Based on these findings, key recommendations include early recognition of warning symptoms (especially facial pain and vision disturbances), prompt referral and imaging, aggressive glycaemic control, and early initiation of combined antifungal therapy and surgical debridement. Radiological staging at presentation is essential for risk stratification, and close follow-up is necessary to monitor outcomes and detect recurrence. Increased awareness among healthcare providers is also crucial, particularly in diabetic and post-COVID populations.

 

Overall, the study highlights that early diagnosis and control of modifiable risk factors, particularly hyperglycaemia, are critical to improving survival in ROCM, while advanced disease at presentation remains the most important determinant of poor outcome.

 

CONCLUSION

This study highlights the high burden of rhino-orbito-cerebral mucormycosis, predominantly affecting middle-aged males with uncontrolled diabetes.

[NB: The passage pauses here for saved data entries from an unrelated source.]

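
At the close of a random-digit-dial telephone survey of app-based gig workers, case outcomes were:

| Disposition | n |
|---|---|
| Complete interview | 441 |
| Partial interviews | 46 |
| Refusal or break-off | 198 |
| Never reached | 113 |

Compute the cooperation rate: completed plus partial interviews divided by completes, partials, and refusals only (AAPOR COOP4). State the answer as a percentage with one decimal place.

71.1%

Top → 441 + 46 = 487
Denom → 441 + 46 + 198 = 685
COOP4 = 487 / 685 = 0.7109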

Poor glycaemic control (HbA1c >8%) and advanced disease at presentation were key drivers of mortality. Clinical features such as facial pain, vision disturbance, fever, and vomiting were associated with worse outcomes. The strongest predictors of death were disease severity, orbital and intracranial extension, and local complications. Early diagnosis and aggressive glycaemic control emerged as the main modifiable factors. Combined antifungal therapy and surgical debridement reduced mortality.

 

Improving awareness, prompt referral, and early intervention are critical to enhancing survival in ROCM.

 

ACKNOWLEDGEMENTS

The authors are grateful to the faculty members, nurses and hospital staff in the Department of Otorhinolaryngology, Grant Government Medical College and Sir J. J. Group of Hospitals, Mumbai, for their assistance and cooperation in the data collection.